Pixar and male lead characters

I don’t think Pixar is shy at using female leads; it’s just a case of having a story appropriate for a female lead, as others have noted.

It is worth pointing out, as a sidebar, that an early story for Toy Story would have a Barbie doll get macho’d up, a la Ripley in Aliens, then leading a rescue of Buzz Lightyear from Sid’s house. The idea was scrapped because (a) it took the focus away from Woody, and (b) Mattel squelched the idea, but it does lend credence to the “girls need to be tomboys to get the lead” meme above.

I honestly don’t know. The list wasn’t meant to be exhaustive, just something I could come up with off the top of my head. My viewing habits are so far removed from the norm, I can’t judge, or even make guesses. The only movie I’ve seen in theatres for the past several years was Howl’s Moving Castle, which featured a female lead who was not a tomboy. But I am well aware that it is an exceptional movie in many regards.

Your (and fluiddruid’s) point about male leads being the default norm is well-taken. But I’m not sure it’s a matter of market factors, as you’re implying, rather than more to fluiddruid’s point about unless there’s a specific reason to make a character female (or anything other than straight, white and male) the default is for male.

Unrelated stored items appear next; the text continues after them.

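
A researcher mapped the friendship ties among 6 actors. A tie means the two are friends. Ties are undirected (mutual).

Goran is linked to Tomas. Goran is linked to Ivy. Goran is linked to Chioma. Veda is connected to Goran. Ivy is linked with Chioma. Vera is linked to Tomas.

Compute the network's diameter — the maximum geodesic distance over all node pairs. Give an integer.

Eccentricity of each node (its greatest distance to any other): Chioma:3, Goran:2, Ivy:3, Tomas:2, Veda:3, Vera:3.
The maximum eccentricity is 3, realized for instance by the pair Veda–Vera via Veda – Goran – Tomas – Vera. So the diameter is 3.

3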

I think that Pixar is more likely than Disney proper to be willing to create a female-lead movie. Certainly they’ve got a far better record for interesting female characters than Disney’s animation. (I can’t talk to Disney’s recent live-action stuff. Ain’t seen it. I keep trying to say I need to see Princess Diaries, but it’s such a low-order thing… it’ll be a few years, yet.)

I agree that fluiddruid’s point is a good one, but I think we are looking at it at different levels. She is addressing the “why won’t guys typically see a movie with a female lead” whereas I am making the point that we know that viewership is lower for female-led movied because if it weren’t, they would make more of them.

Getting back to the why, I once wanted to do a study in which I asked people to describe a typical person. My hypothesis was that most people would think of a male when I asked for a “typical person.” This, of course, is the point fluiddruid is making–men are the norm, women and minorities are exceptions. I think that it is sad that we think this way, but I also think it is true for many, if not most, of us.